Les assaillants, d’abord déconcertés par l’apparition de ce nouvel adversaire, revinrent à la charge, et le renversèrent d’un coup mortel. Wang-po allait éprouver le même sort, lorsque des troupes arrivèrent et mirent en fuite les insurgés. On releva le pauvre mendiant, et quel ne fut pas l’étonnement de tous en reconnaissant Kia-tan ! Il rouvrit ses yeux obscurcis par l’approche de la mort, et s’adressant à Wang-po :

— Tout était fini entre nous, dit-il, mais à peine le temps de mon exil terminé, je n’ai pu résister au bonheur de revoir la patrie. J’allais prier sur la tombe de nos parents, lorsque, entendant des cris et le cliquetis des armes, j’accourus aussitôt. J’ai été assez heureux pour te sauver, je meurs content. Frère, voilà comme je me venge.

Wang-po était abîmé dans la plus profonde douleur ; des larmes s’échappèrent de ses yeux, et il porta à sa bouche la main de son frère expirant.
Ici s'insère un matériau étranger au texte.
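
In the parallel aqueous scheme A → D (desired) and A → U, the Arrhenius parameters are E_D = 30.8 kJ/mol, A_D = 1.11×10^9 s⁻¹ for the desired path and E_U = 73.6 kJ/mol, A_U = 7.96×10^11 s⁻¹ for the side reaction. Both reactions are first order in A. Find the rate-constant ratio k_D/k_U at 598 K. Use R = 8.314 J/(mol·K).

7.64

With equal orders, S_{D/U} = k_D/k_U = (A_D/A_U)·exp[(E_U−E_D)/(RT)].
(E_U−E_D)/(RT) = (73.6−30.8)×10³/(8.314×598) = 42800/4972 = 8.609.
k_D/k_U = (1.11×10^9/7.96×10^11)·exp(8.609) = 0.001394 × 5479 = 7.64.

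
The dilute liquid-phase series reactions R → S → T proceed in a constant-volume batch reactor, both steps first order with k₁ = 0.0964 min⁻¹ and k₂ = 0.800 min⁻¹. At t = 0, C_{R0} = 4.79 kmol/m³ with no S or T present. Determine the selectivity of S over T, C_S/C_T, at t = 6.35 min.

For first-order series with pure R initially, C_S(t) = k₁C_{R0}/(k₂−k₁)·(e^(−k₁t) − e^(−k₂t)).
e^(−k₁t) = e^(−0.0964×6.35) = e^(−0.6121) = 0.5422; e^(−k₂t) = e^(−5.080) = 0.006220.
C_S = 0.0964×4.79/(0.800−0.0964) × (0.5422−0.006220) = 0.6563×0.5360 = 0.3517 kmol/m³.
C_R = C_{R0}e^(−k₁t) = 2.597 kmol/m³, so C_T = C_{R0}−C_R−C_S = 1.841 kmol/m³; C_S/C_T = 0.191.

0.191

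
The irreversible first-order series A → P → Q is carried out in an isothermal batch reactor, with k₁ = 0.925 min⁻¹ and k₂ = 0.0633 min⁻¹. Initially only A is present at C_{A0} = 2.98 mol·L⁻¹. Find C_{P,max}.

For a first-order series the maximum intermediate yield is C_{P,max}/C_{A0} = (k₁/k₂)^[k₂/(k₂−k₁)].
= (0.925/0.0633)^(0.0633/(0.0633−0.925)) = (14.61)^(-0.07346) = 0.8212.
C_{P,max} = 0.8212×2.98 = 2.45 mol·L⁻¹.

2.45 mol·L⁻¹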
Les funérailles de Kia-tan eurent lieu avec une grande pompe, et quelque jours après, Wang-po se retira dans un couvent de bonzes, et y passa le reste de ses jours : on attribua cette retraite à la douleur qu’il éprouvait de la perte d’un frère chéri. Au moment de mourir, il écrivit à sa famille et à l’Empereur une longue lettre, dans laquelle il racontait son histoire et celle de Kia-tan ; il se reprochait ses crimes, et il espérait avoir désarmé par les austérités de la fin de sa vie la colère céleste ; il terminait en demandant que le nom de son frère, réhabilité, fut placé dans la salle des Ancêtres. Ses dernières intentions furent respectées, et le peuple, vivement louché des malheurs de Kia-tan, fit élever un monument à la mémoire de l’infortuné mandarin, à la place où il avait succombé en défendant les jours de Wang-po. Ce monument porte le nom du Pay-leou des deux frères.